McCarthy won the Pulitzer Prize and the James Tait Black Memorial Prize for Fiction for The Road, and his novel All the Pretty Horses won the U.S. National Book Award and the National Book Critics Circle Award. Both of these, along with No Country for Old Men, have been adapted into films. The film adaptation of No Country, directed by the Coen brothers, received four Academy Awards, including Best Picture.
I was first exposed to McCarthy in my Sophomore year of College at the University of Oregon. I took a modern American literature course and among the extensive reading was his novel Blood Meridian or the Evening Redness in the West. At first I found his prose difficult. I had never been exposed to writing such as his. However, after about 25 pages I couldn’t put the book down. It is, admittedly, disturbing in its content and imagery. It follows the story of the Galton Gang, a historical band of scalp hunters who, during the years of 1849-1850, massacred Native Americans and others on the border between the US and Mexico. However, there is a certain compelling beauty in the prose that is in sharp contrast to the images it portrays.

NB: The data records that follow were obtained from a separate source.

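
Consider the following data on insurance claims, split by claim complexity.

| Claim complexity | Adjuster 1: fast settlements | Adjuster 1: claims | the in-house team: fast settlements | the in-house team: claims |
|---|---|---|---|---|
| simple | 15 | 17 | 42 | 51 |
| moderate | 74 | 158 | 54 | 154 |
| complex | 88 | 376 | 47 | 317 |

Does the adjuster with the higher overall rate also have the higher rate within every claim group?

Yes

Simple: Adjuster 1 15/17 = 88.2%, the in-house team 42/51 = 82.4% → Adjuster 1
Moderate: Adjuster 1 74/158 = 46.8%, the in-house team 54/154 = 35.1% → Adjuster 1
Complex: Adjuster 1 88/376 = 23.4%, the in-house team 47/317 = 14.8% → Adjuster 1
Overall: Adjuster 1 177/551 = 32.1%, the in-house team 143/522 = 27.4% → Adjuster 1
Adjuster 1 wins overall and in every claim group — no reversal.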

After Blood Meridian I sought out McCarthy’s work. All the Pretty Horses, at heart a love story, is again filled with powerful imagery and stunning prose. I have described his writing as prose poetry when discussing his work with others, and I think that hits the mark. 2006’s The Road was, much like Blood Meridian, a bit disturbing being the tale of a father and son trying to survive in a post-apocalyptic United States. However, the love shown between the father and son is amazing, and the ending powerful.
In an interesting side note McCarthy chose his publisher simply because Random House was the “only publisher he had heard of.” When he submitted it he was fortunate enough to have it passed on to Albert Erskine who had been William Faulkner’s editor until Faulkner’s death in 1962. McCarthy’s first novel, The Orchard Keeper, came out in 1965 and Erskine edited all of his books for the next 20 years.